A while back, I wrote an article on what it means to be a contrarian. It’s someone who goes against the current and doesn’t just blindly follow the herd.
Since that time, the internet has exploded with people professing to be contrarians, but in fact using the same type of herd-mentality tactics and arguments that the average Joe or Jane usually fall for.
How do you distinguish between a real contrarian and a wanna-be contrarian? A real contrarian is someone who is a critical and rational thinker first and foremost. He is someone who is aware of his own cognitive biases and tries to overcome them.
Instead, the fake contrarians that are popping out from left, right, up, down and whatever other hole they were previously sitting in, are not only deeply unburdened by any sense of logic, they in fact actively try to exploit the cognitive biases of others.
It all started with click-bait
The internet has come onto the scene in the past two and a half decades and brought the average human access to vast stores of knowledge than any time previously in history.
However with that knowledge also came dangers.

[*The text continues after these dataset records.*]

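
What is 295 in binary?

Using repeated division by 2:
295 ÷ 2 = 147 remainder 1
147 ÷ 2 = 73 remainder 1
73 ÷ 2 = 36 remainder 1
36 ÷ 2 = 18 remainder 0
18 ÷ 2 = 9 remainder 0
9 ÷ 2 = 4 remainder 1
4 ÷ 2 = 2 remainder 0
2 ÷ 2 = 1 remainder 0
1 ÷ 2 = 0 remainder 1
Reading remainders bottom to top: 100100111



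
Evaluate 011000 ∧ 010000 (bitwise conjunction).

AND: 1 only when both bits are 1
  011000
& 010000
--------
  010000
Decimal: 24 & 16 = 16



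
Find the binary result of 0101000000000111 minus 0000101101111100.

Method 1 - Direct subtraction (column by column from the right: bit − bit − borrow-in; if negative, add 2 and borrow 1 from the next column):
borrow: 0001111111110000
        0101000000000111
-       0000101101111100
------------------------
        0100010010001011

Method 2 - Add two's complement:
Two's complement of 0000101101111100: invert → 1111010010000011, add 1 → 1111010010000100
  0101000000000111
+ 1111010010000100
------------------
 10100010010001011  (end carry out of the top bit = 1)
Discarding the end carry: 0100010010001011
Decimal check:
  0101000000000111 = 16384 + 4096 + 4 + 2 + 1 = 20487
  0000101101111100 = 2048 + 512 + 256 + 64 + 32 + 16 + 8 + 4 = 2940
  20487 - 2940 = 17547, and 0100010010001011 = 16384 + 1024 + 128 + 8 + 2 + 1 = 17547 ✓



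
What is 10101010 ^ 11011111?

XOR: 1 when bits differ
  10101010
^ 11011111
----------
  01110101
Decimal: 170 ^ 223 = 117



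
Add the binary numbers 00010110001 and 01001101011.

Add column by column from the right: bit + bit + carry-in; write the sum mod 2, carry 1 when the sum is 2 or 3.
carry:  00111000110
        00010110001
+       01001101011
-------------------
       001100011100
(the carry out of the leftmost column, 0, becomes the leading bit)
Decimal check:
  00010110001 = 128 + 32 + 16 + 1 = 177
  01001101011 = 512 + 64 + 32 + 8 + 2 + 1 = 619
  177 + 619 = 796, and 001100011100 = 512 + 256 + 16 + 8 + 4 = 796 ✓



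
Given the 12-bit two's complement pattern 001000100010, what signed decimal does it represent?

Binary: 001000100010
Sign bit: 0 (non-negative)
Read directly as an unsigned value:
001000100010 = 512 + 32 + 2 = 546
Value: 546



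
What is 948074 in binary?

Using repeated division by 2:
948074 ÷ 2 = 474037 remainder 0
474037 ÷ 2 = 237018 remainder 1
237018 ÷ 2 = 118509 remainder 0
118509 ÷ 2 = 59254 remainder 1
59254 ÷ 2 = 29627 remainder 0
29627 ÷ 2 = 14813 remainder 1
14813 ÷ 2 = 7406 remainder 1
7406 ÷ 2 = 3703 remainder 0
3703 ÷ 2 = 1851 remainder 1
1851 ÷ 2 = 925 remainder 1
925 ÷ 2 = 462 remainder 1
462 ÷ 2 = 231 remainder 0
231 ÷ 2 = 115 remainder 1
115 ÷ 2 = 57 remainder 1
57 ÷ 2 = 28 remainder 1
28 ÷ 2 = 14 remainder 0
14 ÷ 2 = 7 remainder 0
7 ÷ 2 = 3 remainder 1
3 ÷ 2 = 1 remainder 1
1 ÷ 2 = 0 remainder 1
Reading remainders bottom to top: 11100111011101101010



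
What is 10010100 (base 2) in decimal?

Sum of powers of 2 for each 1-bit:
2^2 + 2^4 + 2^7
= 4 + 16 + 128
= 148



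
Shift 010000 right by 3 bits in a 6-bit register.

Original: 010000 (decimal 16)
Shift right by 3 positions
Drop the 3 low bits; fill with zeros on the left
Result: 000010 (decimal 2)
Equivalent: 16 >> 3 = 16 ÷ 2^3 = 2



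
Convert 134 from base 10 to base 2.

Using repeated division by 2:
134 ÷ 2 = 67 remainder 0
67 ÷ 2 = 33 remainder 1
33 ÷ 2 = 16 remainder 1
16 ÷ 2 = 8 remainder 0
8 ÷ 2 = 4 remainder 0
4 ÷ 2 = 2 remainder 0
2 ÷ 2 = 1 remainder 0
1 ÷ 2 = 0 remainder 1
Reading remainders bottom to top: 10000110



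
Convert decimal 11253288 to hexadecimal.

Using repeated division by 16 (digits 10–15 are A–F):
11253288 ÷ 16 = 703330 remainder 8
703330 ÷ 16 = 43958 remainder 2
43958 ÷ 16 = 2747 remainder 6
2747 ÷ 16 = 171 remainder 11 (B)
171 ÷ 16 = 10 remainder 11 (B)
10 ÷ 16 = 0 remainder 10 (A)
Reading remainders bottom to top: ABB628



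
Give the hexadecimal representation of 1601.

Using repeated division by 16 (digits 10–15 are A–F):
1601 ÷ 16 = 100 remainder 1
100 ÷ 16 = 6 remainder 4
6 ÷ 16 = 0 remainder 6
Reading remainders bottom to top: 641



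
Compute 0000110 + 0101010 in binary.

Add column by column from the right: bit + bit + carry-in; write the sum mod 2, carry 1 when the sum is 2 or 3.
carry:  0011100
        0000110
+       0101010
---------------
       00110000
(the carry out of the leftmost column, 0, becomes the leading bit)
Decimal check:
  0000110 = 4 + 2 = 6
  0101010 = 32 + 8 + 2 = 42
  6 + 42 = 48, and 00110000 = 32 + 16 = 48 ✓



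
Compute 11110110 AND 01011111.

AND: 1 only when both bits are 1
  11110110
& 01011111
----------
  01010110
Decimal: 246 & 95 = 86



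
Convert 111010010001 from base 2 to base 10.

Sum of powers of 2 for each 1-bit:
2^0 + 2^4 + 2^7 + 2^9 + 2^10 + 2^11
= 1 + 16 + 128 + 512 + 1024 + 2048
= 3729



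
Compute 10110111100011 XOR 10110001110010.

XOR: 1 when bits differ
  10110111100011
^ 10110001110010
----------------
  00000110010001
Decimal: 11747 ^ 11378 = 401



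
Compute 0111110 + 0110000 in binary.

Add column by column from the right: bit + bit + carry-in; write the sum mod 2, carry 1 when the sum is 2 or 3.
carry:  1100000
        0111110
+       0110000
---------------
       01101110
(the carry out of the leftmost column, 0, becomes the leading bit)
Decimal check:
  0111110 = 32 + 16 + 8 + 4 + 2 = 62
  0110000 = 32 + 16 = 48
  62 + 48 = 110, and 01101110 = 64 + 32 + 8 + 4 + 2 = 110 ✓



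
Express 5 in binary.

Using repeated division by 2:
5 ÷ 2 = 2 remainder 1
2 ÷ 2 = 1 remainder 0
1 ÷ 2 = 0 remainder 1
Reading remainders bottom to top: 101



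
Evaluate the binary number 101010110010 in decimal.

Sum of powers of 2 for each 1-bit:
2^1 + 2^4 + 2^5 + 2^7 + 2^9 + 2^11
= 2 + 16 + 32 + 128 + 512 + 2048
= 2738



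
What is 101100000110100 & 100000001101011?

AND: 1 only when both bits are 1
  101100000110100
& 100000001101011
-----------------
  100000000100000
Decimal: 22580 & 16491 = 16416



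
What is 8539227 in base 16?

Using repeated division by 16 (digits 10–15 are A–F):
8539227 ÷ 16 = 533701 remainder 11 (B)
533701 ÷ 16 = 33356 remainder 5
33356 ÷ 16 = 2084 remainder 12 (C)
2084 ÷ 16 = 130 remainder 4
130 ÷ 16 = 8 remainder 2
8 ÷ 16 = 0 remainder 8
Reading remainders bottom to top: 824C5B



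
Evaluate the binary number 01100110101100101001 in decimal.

Sum of powers of 2 for each 1-bit:
2^0 + 2^3 + 2^5 + 2^8 + 2^9 + 2^11 + 2^13 + 2^14 + 2^17 + 2^18
= 1 + 8 + 32 + 256 + 512 + 2048 + 8192 + 16384 + 131072 + 262144
= 420649



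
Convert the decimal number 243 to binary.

Using repeated division by 2:
243 ÷ 2 = 121 remainder 1
121 ÷ 2 = 60 remainder 1
60 ÷ 2 = 30 remainder 0
30 ÷ 2 = 15 remainder 0
15 ÷ 2 = 7 remainder 1
7 ÷ 2 = 3 remainder 1
3 ÷ 2 = 1 remainder 1
1 ÷ 2 = 0 remainder 1
Reading remainders bottom to top: 11110011



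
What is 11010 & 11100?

AND: 1 only when both bits are 1
  11010
& 11100
-------
  11000
Decimal: 26 & 28 = 24



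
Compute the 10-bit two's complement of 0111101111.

Original: 0111101111
Step 1 - Invert all bits: 1000010000
Step 2 - Add 1: 1000010001
Verification: 0111101111 + 1000010001 = 10000000000; discarding the end carry (carry out of the top bit) leaves the 10-bit value 0000000000, as required for x + (-x)



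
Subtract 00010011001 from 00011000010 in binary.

Method 1 - Direct subtraction (column by column from the right: bit − bit − borrow-in; if negative, add 2 and borrow 1 from the next column):
borrow: 00001110010
        00011000010
-       00010011001
-------------------
        00000101001

Method 2 - Add two's complement:
Two's complement of 00010011001: invert → 11101100110, add 1 → 11101100111
  00011000010
+ 11101100111
-------------
 100000101001  (end carry out of the top bit = 1)
Discarding the end carry: 00000101001
Decimal check:
  00011000010 = 128 + 64 + 2 = 194
  00010011001 = 128 + 16 + 8 + 1 = 153
  194 - 153 = 41, and 00000101001 = 32 + 8 + 1 = 41 ✓



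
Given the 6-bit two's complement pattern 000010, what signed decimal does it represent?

Binary: 000010
Sign bit: 0 (non-negative)
Read directly as an unsigned value:
000010 = 2
Value: 2



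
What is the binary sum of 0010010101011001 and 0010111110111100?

Add column by column from the right: bit + bit + carry-in; write the sum mod 2, carry 1 when the sum is 2 or 3.
carry:  0101111111110000
        0010010101011001
+       0010111110111100
------------------------
       00101010100010101
(the carry out of the leftmost column, 0, becomes the leading bit)
Decimal check:
  0010010101011001 = 8192 + 1024 + 256 + 64 + 16 + 8 + 1 = 9561
  0010111110111100 = 8192 + 2048 + 1024 + 512 + 256 + 128 + 32 + 16 + 8 + 4 = 12220
  9561 + 12220 = 21781, and 00101010100010101 = 16384 + 4096 + 1024 + 256 + 16 + 4 + 1 = 21781 ✓



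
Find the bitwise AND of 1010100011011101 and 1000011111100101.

AND: 1 only when both bits are 1
  1010100011011101
& 1000011111100101
------------------
  1000000011000101
Decimal: 43229 & 34789 = 32965



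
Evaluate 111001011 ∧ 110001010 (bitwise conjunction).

AND: 1 only when both bits are 1
  111001011
& 110001010
-----------
  110001010
Decimal: 459 & 394 = 394



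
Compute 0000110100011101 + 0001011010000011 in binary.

Add column by column from the right: bit + bit + carry-in; write the sum mod 2, carry 1 when the sum is 2 or 3.
carry:  0011100000111110
        0000110100011101
+       0001011010000011
------------------------
       00010001110100000
(the carry out of the leftmost column, 0, becomes the leading bit)
Decimal check:
  0000110100011101 = 2048 + 1024 + 256 + 16 + 8 + 4 + 1 = 3357
  0001011010000011 = 4096 + 1024 + 512 + 128 + 2 + 1 = 5763
  3357 + 5763 = 9120, and 00010001110100000 = 8192 + 512 + 256 + 128 + 32 = 9120 ✓



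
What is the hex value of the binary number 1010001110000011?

Group into 4-bit nibbles from right:
  1010 = A
  0011 = 3
  1000 = 8
  0011 = 3
Result: A383



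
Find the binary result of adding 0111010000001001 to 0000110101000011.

Add column by column from the right: bit + bit + carry-in; write the sum mod 2, carry 1 when the sum is 2 or 3.
carry:  1111100000000110
        0111010000001001
+       0000110101000011
------------------------
       01000000101001100
(the carry out of the leftmost column, 0, becomes the leading bit)
Decimal check:
  0111010000001001 = 16384 + 8192 + 4096 + 1024 + 8 + 1 = 29705
  0000110101000011 = 2048 + 1024 + 256 + 64 + 2 + 1 = 3395
  29705 + 3395 = 33100, and 01000000101001100 = 32768 + 256 + 64 + 8 + 4 = 33100 ✓



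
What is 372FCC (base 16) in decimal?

Expand by place value (powers of 16):
Digit values: F = 15, C = 12
372FCC = 3 × 16^5 + 7 × 16^4 + 2 × 16^3 + 15 × 16^2 + 12 × 16^1 + 12 × 16^0
= 3 × 1048576 + 7 × 65536 + 2 × 4096 + 15 × 256 + 12 × 16 + 12 × 1
= 3145728 + 458752 + 8192 + 3840 + 192 + 12
= 3616716



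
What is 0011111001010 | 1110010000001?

OR: 1 when either bit is 1
  0011111001010
| 1110010000001
---------------
  1111111001011
Decimal: 1994 | 7297 = 8139



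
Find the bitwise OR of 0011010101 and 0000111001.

OR: 1 when either bit is 1
  0011010101
| 0000111001
------------
  0011111101
Decimal: 213 | 57 = 253



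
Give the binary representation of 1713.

Using repeated division by 2:
1713 ÷ 2 = 856 remainder 1
856 ÷ 2 = 428 remainder 0
428 ÷ 2 = 214 remainder 0
214 ÷ 2 = 107 remainder 0
107 ÷ 2 = 53 remainder 1
53 ÷ 2 = 26 remainder 1
26 ÷ 2 = 13 remainder 0
13 ÷ 2 = 6 remainder 1
6 ÷ 2 = 3 remainder 0
3 ÷ 2 = 1 remainder 1
1 ÷ 2 = 0 remainder 1
Reading remainders bottom to top: 11010110001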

Humans are fallible creatures easily tricked by their own emotions and it didn’t take long for internet marketers to take advantage of it.
In the early times of the internet, this was a bit harder to do. Yeah sure, there was advertising, but it consisted largely of static banners (and later annoying pop-ups), which while effective at getting money, were still relatively harmless.
A bunch of people did fall for those penis pump ads, but seriously the people who did were ripe for the Darwin Awards.
At that time, if you clicked on a website, or if you typed in a certain term in a search engine, you would be served the same banner ad or the same exact results as everyone else.
While at uni, I remember interviewing an exec of an online advertising company (the ones creating the banner ads) for one of my school projects. At the end of the interview he mentioned what the El Dorado of online advertising would be for him: people seeing the right ad at the right time.
I had a hard time imagining how that would work. In those days, you were still largely anonymous on the internet. Cookies were starting to make an appearance, but they collected relatively little significant data on you.
However, the times changed fast. The technology that was used got more sophisticated, the algorithms got tweaked and started to incorporate more and more user data (including their surfing habits) in order to get a more personalized experience.
There are many positives with that. Instead of getting all the standard ads you didn’t care about, you got things that might be of interest to you.
Also your search results became a bit more relevant to your own context and situation.
Yet, with all this you also started to get entrapped in your own little bubble. These things promoted different cognitive biases that your brain often falls for, chief of which being confirmation bias.
It wasn’t long before internet marketers started taking advantage of this state of affairs.